Abstract: In many settings, it is desirable to learn decision-making and control policies through learning or bootstrapping from expert demonstrations. The
most common approaches under this Imitation Learning (IL) framework are Behavioural Cloning (BC), and Inverse Reinforcement Learning (IRL). Recent methods for IRL have demonstrated the capacity to learn effective policies with access to a very limited set of demonstrations, a scenario in which BC methods
often fail. Unfortunately, due to multiple factors of variation, directly comparing
these methods does not provide adequate intuition for understanding this difference in performance. In this work, we present a unified probabilistic perspective
on IL algorithms based on divergence minimization.
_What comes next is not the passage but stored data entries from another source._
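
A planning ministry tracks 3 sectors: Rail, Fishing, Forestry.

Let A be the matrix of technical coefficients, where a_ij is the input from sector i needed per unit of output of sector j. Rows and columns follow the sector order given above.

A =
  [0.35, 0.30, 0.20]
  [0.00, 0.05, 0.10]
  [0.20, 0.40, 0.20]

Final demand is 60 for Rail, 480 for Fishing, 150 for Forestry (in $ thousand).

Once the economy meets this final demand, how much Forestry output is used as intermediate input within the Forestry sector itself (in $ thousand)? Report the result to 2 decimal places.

z_33 = 121.52

I − A =
  [   0.65    -0.30    -0.20]
  [   0.00     0.95    -0.10]
  [  -0.20    -0.40     0.80]
Cofactors of I−A, C_ij = (−1)^(i+j)·(minor ij) (rows/columns in the sector order above):
  C_11 = (0.95)(0.80) − (-0.10)(-0.40) = 0.7200
  C_12 = −[(0.00)(0.80) − (-0.10)(-0.20)] = 0.0200
  C_13 = (0.00)(-0.40) − (0.95)(-0.20) = 0.1900
  C_21 = −[(-0.30)(0.80) − (-0.20)(-0.40)] = 0.3200
  C_22 = (0.65)(0.80) − (-0.20)(-0.20) = 0.4800
  C_23 = −[(0.65)(-0.40) − (-0.30)(-0.20)] = 0.3200
  C_31 = (-0.30)(-0.10) − (-0.20)(0.95) = 0.2200
  C_32 = −[(0.65)(-0.10) − (-0.20)(0.00)] = 0.0650
  C_33 = (0.65)(0.95) − (-0.30)(0.00) = 0.6175
det(I−A) = Σ_j (I−A)_1j·C_1j = (0.65)(0.7200) + (-0.30)(0.0200) + (-0.20)(0.1900) = 0.4240
adj(I−A) = Cᵀ =
  [ 0.7200   0.3200   0.2200]
  [ 0.0200   0.4800   0.0650]
  [ 0.1900   0.3200   0.6175]
(I − A)⁻¹ = adj(I−A) / det(I−A) ≈
  [   1.6981     0.7547     0.5189]
  [   0.0472     1.1321     0.1533]
  [   0.4481     0.7547     1.4564]
First solve x = (I − A)⁻¹ d = adj(I−A)·d / det(I−A); in particular x_3 = (0.1900·60 + 0.3200·480 + 0.6175·150) / 0.4240 = 257.625 / 0.4240 ≈ 607.6061.
Intermediate flow from 3 to 3: z_33 = a_33 · x_3 = 0.20 × 257.625 / 0.4240 = 51.525 / 0.4240 ≈ 121.52.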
We present f-MAX, an fdivergence generalization of AIRL [1], a state-of-the-art IRL method. f-MAX
enables us to relate prior IRL methods such as GAIL [2] and AIRL [1], and understand their algorithmic properties. Through the lens of divergence minimization we tease apart the differences between BC and successful IRL approaches,
and empirically evaluate these nuances on simulated high-dimensional continuous control domains. Our findings conclusively identify that IRL’s state-marginal
matching objective contributes most to its superior performance. Lastly, we apply our new understanding of IL method to the problem of state-marginal matching, where we demonstrate that in simulated arm pushing environments we can
teach agents a diverse range of behaviours using simply hand-specified state distributions and no reward functions or expert demonstrations. For datasets and reproducing results please refer to https://github.com/KamyarGh/rl_swiss/
blob/master/reproducing/fmax_paper.md.